Camino de perfección apareció como libro a
principios de 1902, pero había ido publicándose por
partes en el periódico La
Opinión9.
Ignoro, y no puedo comprobar ahora, cuál de los dos textos
es el anterior, pero no es éste el punto que aquí me
interesa aclarar. De todos modos, parece indudable la superioridad
del texto de la novela, en el que, aparte ciertas variaciones
exigidas por el género narrativo (como el cambio del
presente al pretérito, y algunas transiciones), se percibe
una más refinada voluntad de expresión: los cipreses
levantando «las rígidas y altas
pirámides de sus copas»
, «exaltados»
, con sus cimas «negruzcas»
, o la eliminación de
los epítetos convencionales «recortados»
(para arrayanes) y
«verdes»
) (para cipreses).
Lo que me parece oportuno poner de manifiesto, para concluir, es el hondo efecto que aquellas lecturas en el cementerio de El Paular dejaron en el autor de Camino de perfección. Como columnas sustentadoras del edificio de esta novela, deben considerarse, a mi juicio, dos escenas temática y ambientalmente muy parecidas. Una se desarrolla en esos capítulos XIII-XIV: Fernando Ossorio, primero a solas, y luego con Schultze, en el cementerio de El Panlar. La otra tiene lugar en el claustro de la catedral de Tarragona, con Fernando y Dolores como protagonistas, en el capítulo LIX, penúltimo de la obra. Encarna Fernando Ossorio, como es bien sabido, el tipo del artista decadente y del cristiano torturado por una preocupación mística artificial y morbosa. Lleno de la excitación de quien perdió el contacto con la Naturaleza, su alma padece una perpetua insatisfacción. La decisión de abandonar el laberinto de la capital y ponerse en camino por los campos y los pueblos de España significa un principio de compenetración con la verdad de la tierra. Pero ni Toledo ni Yécora, las dos estaciones más largas de su peregrinaje, le traen la salud anhelada; por el contrario: exacerban sus delirios. Sólo en las dos escenas aludidas se produce en Fernando la revelación de su agonía como una pugna entre la religión cristiana y la libre vitalidad natural, junto con el presagio, casi la convicción, de que la muerte de aquélla es necesaria para la plenitud de ésta.
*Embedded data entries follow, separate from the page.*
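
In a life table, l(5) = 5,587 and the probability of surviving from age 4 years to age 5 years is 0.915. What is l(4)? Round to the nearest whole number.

6106

l(4) = l(5) / p = 5,587 / 0.915 = 6106.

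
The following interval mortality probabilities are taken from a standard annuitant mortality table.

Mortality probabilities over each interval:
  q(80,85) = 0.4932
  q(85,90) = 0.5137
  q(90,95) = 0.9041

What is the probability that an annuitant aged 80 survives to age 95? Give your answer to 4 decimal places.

0.0236

Chaining the interval survival probabilities: (1 − 0.4932) × (1 − 0.5137) × (1 − 0.9041).
= 0.5068 × 0.4863 × 0.0959 = 0.023635.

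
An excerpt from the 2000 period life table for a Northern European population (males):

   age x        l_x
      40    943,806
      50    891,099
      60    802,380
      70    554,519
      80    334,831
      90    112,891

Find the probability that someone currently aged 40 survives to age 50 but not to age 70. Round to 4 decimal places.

We want 10|20q40 = (l_50 − l_70)/l_40.
This is the probability of reaching 50 but not 70, conditional on being alive at 40: (l_50 − l_70) / l_40.
= (891,099 − 554,519) / 943,806 = 336,580 / 943,806 = 0.356620.

0.3566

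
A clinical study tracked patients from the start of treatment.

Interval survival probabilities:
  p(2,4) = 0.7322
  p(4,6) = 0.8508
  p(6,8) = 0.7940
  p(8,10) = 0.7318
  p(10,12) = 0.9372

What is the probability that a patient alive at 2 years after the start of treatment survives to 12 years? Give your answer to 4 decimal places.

0.3392

P(survive 2→12) = 0.7322 × 0.8508 × 0.7940 × 0.7318 × 0.9372.
= 0.339236.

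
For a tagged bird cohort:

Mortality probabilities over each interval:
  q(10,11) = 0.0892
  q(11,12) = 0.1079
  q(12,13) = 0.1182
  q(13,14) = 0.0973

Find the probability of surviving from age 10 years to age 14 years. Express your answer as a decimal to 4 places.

0.6468

P(survive 10→14) = (1 − 0.0892) × (1 − 0.1079) × (1 − 0.1182) × (1 − 0.0973).
= 0.9108 × 0.8921 × 0.8818 × 0.9027 = 0.646770.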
Y, aunque la herida cristiana resulte incurable ya para él, en el hijo de su carne soñará hacer valedero su proyecto.
El duelo muerte-vida, o religiosidad-vitalidad, se manifiesta supremamente en esas escenas del claustro de El Paular y del claustro de la catedral de Tarragona. Un claustro, o patio enclaustrado, es un espacio al mismo tiempo cerrado y abierto, divinal y natural. Rodeando el patio, las galerías cierran éste por los cuatro lados, pero se abren hacia él entre las columnas. El huerto, cercado así, es siempre un centro de retiro, un rectángulo de olvido, pero también tierra fecunda que eleva su ímpetu -fuentes, hierbas, árboles, mariposas o pájaros- hacia el cielo donde el sol brilla y por donde las nubes pasan.
La escena del
cementerio de El Paular ofrece la oposición en su aspecto
más elemental: la muerte cohabita con la vida e
invisiblemente la engendra. En el solemne reposo del camposanto, el
cadáver del obispo había ido descomponiéndose
bajo sus ornamentos, arrullado por el murmullo de la fuente, y del
pus de sus úlceras brotaron las blancas corolas de las
flores, cuya sustancia evaporada se depositaría en una nube:
«¡Qué alegría la de
los átomos al romper la forma que los aprisionaba, al
fundirse con júbilo en la nebulosa del infinito, en la senda
del misterio donde todo se pierde!»
(C. XIII, página 41). Este poema del
cadáver del obispo antecede a la conversación de los
dos amigos, y aunque esta conversación dentro de la novela
sólo envuelva una fugaz alusión a Nietzsche, sabemos
que en la realidad que sirvió de abono a la ficción,
lo que hubo fue una lectura compartida de sus cartas, precisamente
en aquel recinto sereno donde descansaban las cenizas de los
cartujos y donde sin cesar sonaban el chorro del agua y el rumor de
la arboleda.
En otro claustro,
en el de la catedral de Tarragona, es donde la lectura de Nietzsche
descubre tácitamente la profunda huella que hubo de dejar en
la sensibilidad del autor de Camino de perfección y
en el ánimo de su protagonista. Ahora Fernando y la mujer
amada contemplan los románicos capiteles de aquellos
claustros en un hermoso día de primavera, cerca del
Mediterráneo, y ambos admiran aquel jardín «lleno de arrayanes»
, con sus
pájaros piadores volando desde la copa de un ciprés
«alto, escueto y negruzco»
hacia el brocal del pozo, con sus limoneros, sus nubes errantes y
su cielo azul (C. LIX,
página 127). Pero comienzan a cruzar por el claustro algunos
canónigos, suenan campanas, se oye el órgano y un
rumor de rezos y de cánticos, y es entonces cuando la
oposición vida-muerte aparece en un aspecto, ya no natural,
sino histórico, de civilización problemática;
como un desafío entre la moral cristiana milenaria y la
nueva y eterna inocencia de la vida:
Cesaba el rumor de los rezos. Cesaba el rumor de los cánticos. Cesaba la música del órgano, y. parecía que los pájaros piaban más fuerte y que los gallos cantaban a lo lejos con voz más chillona. Y al momento estos murmullos tornaban a ocultarse entre las voces de la sombría plegaria que los sacerdotes en el coro entonaban al Dios vengador. Era una réplica que el huerto dirigía a la iglesia y una contestación terrible de la iglesia al huerto. En el coro, los lamentos del órgano, los salmos de los sacerdotes lanzaban un formidable anatema de execración y de odio contra la vida; en el huerto, la vida celebraba su plácido triunfo, su eterno triunfo. |
(C. LIX, p. 127) |
Hacer que prevaleciese la libre y pujante energía de la vida por encima de las tentaciones de la pasión mística era el ideal nuevo de Pío Baroja mientras componía y daba a conocer Camino de perfección en 1901, meses después de la muerte de Nietzsche y del estreno de Electra, meses antes de la aparición de La voluntad.